Spending six hours or more per week in the pool can lead to teeth developing a yellow or brown tinge that requires a professional cleaning to remove. This is called ‘swimmer's calculus’ and is caused by the relatively high pH, as compared to saliva, of chemically treated pool water. While daily use of an electronic toothbrush and whitening toothpaste may help reduce swimmer's calculus, it's important to talk to your dentist before you begin aggressively cleaning teeth at home — your dental enamel may not be able to withstand abrasive toothpastes. Also, before you nosedive into that shimmering pool to cool down, do check that it’s deep enough — broken teeth don’t look great in those Facebook pics!
‘Barodontalgia’ also known as ‘tooth squeeze’, is pain caused by a change in air pressure. This syndrome typically doesn't affect healthy teeth, but can cause problems for those with gum disease, dental infections, decay, abscesses and failing or incomplete dental restoration work. If you are about to fly off for your summer break or embark on any scuba diving, make sure you are dentally fit before either. Book a check up with your dentist if you have any niggling pain or have any on-going dental hygiene issues.
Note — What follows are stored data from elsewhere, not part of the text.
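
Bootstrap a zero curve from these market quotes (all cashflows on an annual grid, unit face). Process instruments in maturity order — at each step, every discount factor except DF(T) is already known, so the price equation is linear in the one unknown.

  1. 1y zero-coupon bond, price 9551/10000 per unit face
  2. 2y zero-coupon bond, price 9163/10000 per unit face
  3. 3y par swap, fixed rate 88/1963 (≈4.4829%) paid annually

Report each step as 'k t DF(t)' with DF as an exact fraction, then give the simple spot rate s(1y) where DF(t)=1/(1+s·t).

step 1 [1y] zero: DF = P = 9551/10000 ≈ 0.955100
step 2 [2y] zero: DF = P = 9163/10000 ≈ 0.916300
step 3 [3y] swap r/1=88/1963: DF=(1 − 88/1963·(0.955100+0.916300))/(1+88/1963) = 548/625 ≈ 0.876800

1 1 9551/10000
2 2 9163/10000
3 3 548/625
s(1y) = (1/(9551/10000) − 1)/(1) = 449/9551 ≈ 4.7011%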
The better weather brings a lot more opportunities for outdoor sports. If your children like a spot of skateboarding or mountain biking, for example, you may want to consider a mouthguard. Talk to your dentist about protecting teeth during sports along with how to perform first aid for dental emergencies.
Keeping hydrated during a hot summer’s day is critical for your overall wellness as well as your dental health. A healthy saliva flow helps protect tooth enamel and cleanse away substances that can lead to tooth decay. Drink plenty of water — rather than sugary drinks — and chewing sugarless gum can also help stimulate saliva flow, as can mouth rinses developed for dry mouth care.
Avoid chewing on ice no matter how thirsty or overheated you are — it can cause cracked and chipped teeth, damage to tooth enamel, problems with existing dental work such as fillings and crowns, and sore jaw muscles.
Quenching summer thirst with energy and sports drinks, citrus juices or acidic drinks like lemonade weaken tooth enamel, which can lead to cavities and even tooth loss. Also limit acidic foods such as tomatoes, citrus fruits, sour sweets, and vinegary pickles. And try not to overdo it with the alcohol — especially summertime cocktails that can also have a detrimental effect on our dental health, Leave brushing teeth for at least half an hour after eating or drinking. Do it too soon and it will only do more damage.
Whether you're on a boat, at poolside or caught in a summer downpour, wet surfaces can result in slips and falls that can create dental damage. If the damage is confined to a tooth or teeth that have been loosened, knocked out, broken or chipped, try to see a dentist ASAP — within 12 hours or less. Knowing what to do during a dental emergency and getting prompt professional help, greatly increase the chances that a tooth can be restored to health.